BAS-Abschlussprüfungsverordnung (BASAPrV): Abschlussprüfungen in Ausbildungsberufen des öffentlichen Dienstes im Aufgabenbereich des BAS
BASAPrV digitale Durchführung regelt die digitale Durchführung schriftlicher Abschlussprüfungen im Aufgabenbereich des BAS und sichert Zuordnung sowie Unveränderbarkeit der Leistungen. Bei Täuschung droht die Bewertung mit 0 Punkten; bei rechtzeitigem, attestiertem Antrag erhalten benachteiligte Prüflinge Nachteilsausgleich.
- Rechtsgebiet
- Verwaltungsrecht / Prüfungsrecht
- Geltungsbereich
- Bund
- Betroffene Normen
- 6
Zusammenfassung
Die BASAPrV regelt Abschlussprüfungen im Aufgabenbereich des BAS, einschließlich digitaler Durchführung unter strengen technischen Vorgaben. Täuschungen und Ordnungsverstöße führen zu harten Sanktionen bis hin zur Bewertung der gesamten Prüfung mit 0 Punkten. Es gilt ein einheitlicher 100-Punkte-Bewertungsschlüssel mit abweichenden Schwellen für Sozialversicherungsfachangestellte.

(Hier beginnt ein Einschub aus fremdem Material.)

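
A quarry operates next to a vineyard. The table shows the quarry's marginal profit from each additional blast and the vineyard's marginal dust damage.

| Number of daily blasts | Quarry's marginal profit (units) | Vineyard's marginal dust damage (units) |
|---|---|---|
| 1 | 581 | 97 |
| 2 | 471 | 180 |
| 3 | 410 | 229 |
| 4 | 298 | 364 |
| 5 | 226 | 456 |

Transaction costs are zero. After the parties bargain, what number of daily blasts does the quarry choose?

3

Bargaining reaches the level where marginal profit last exceeds marginal dust damage.
That holds through level 3 (410 ≥ 229) but not at 4 (298 < 364).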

Benachteiligte Prüflinge erhalten Nachteilsausgleich bei rechtzeitigem, attestiertem Antrag.
Kernpunkte der Änderung
Digitale Prüfung und Störungsregeln
Hohe AuswirkungDigitale Durchführung schriftlicher Aufgaben unter Aufsicht möglich; Technik muss Zuordnung und Unveränderbarkeit sichern; Zeitverluste werden ausgeglichen.
- Prüflinge
- zuständige Stelle (BAS)
- aufsichtführende Personen
- Prüfungsausschüsse
Täuschung/Ordnung: Null Punkte, Ausschluss
Hohe AuswirkungTäuschung führt zu 0 Punkten; in schweren Fällen kann ein Prüfungsbereich oder die gesamte Prüfung mit 0 bewertet werden; vorherige Anhörung.
- Prüflinge
- aufsichtführende Personen
- Prüfungsausschüsse
Bewertungsschlüssel differenziert
Mittlere AuswirkungNoten nach 100-Punkte-Skala; abweichende Schwellenwerte für Sozialversicherungsfachangestellte gegenüber anderen Berufen; Rundung auf 1 Nachkommastelle.
- Prüflinge
- Prüfungsausschüsse
- zuständige Stelle (BAS)
Nachteilsausgleich mit Attestpflicht
Mittlere AuswirkungMenschen mit Behinderung und Beeinträchtigte erhalten ohne Anforderungsabsenkung angemessene Erleichterungen; Antrag 8 Wochen vorher mit Attest.
- Prüflinge mit Behinderung
- zuständige Stelle (BAS)
- aufsichtführende Personen
Betroffene Normen
- BASAPrV §11
- BASAPrV §15
- BASAPrV §20
- BASAPrV §21
- BASAPrV §22 Abs.2
- BASAPrV §26
Fundstelle
Verkündet im BGBl I am 26.08.2026. Die Änderung tritt am 01.01.2027 in Kraft (Anrechnung von zuvor erreichten Leistungen bei Wiederholung nur möglich, wenn zwischen Antrag auf Wiederholung und Feststellung des Nichtbestehens höchstens ein Jahr liegt und der Bereich mindestens ausreichend war.). Maßgeblich ist ausschließlich der amtliche Verkündungstext.
Diese Zusammenfassung wurde automatisiert aus dem amtlichen Verkündungstext erstellt. Sie ersetzt weder die Lektüre des Originals noch eine rechtliche Prüfung im Einzelfall und stellt keine Rechtsberatung dar.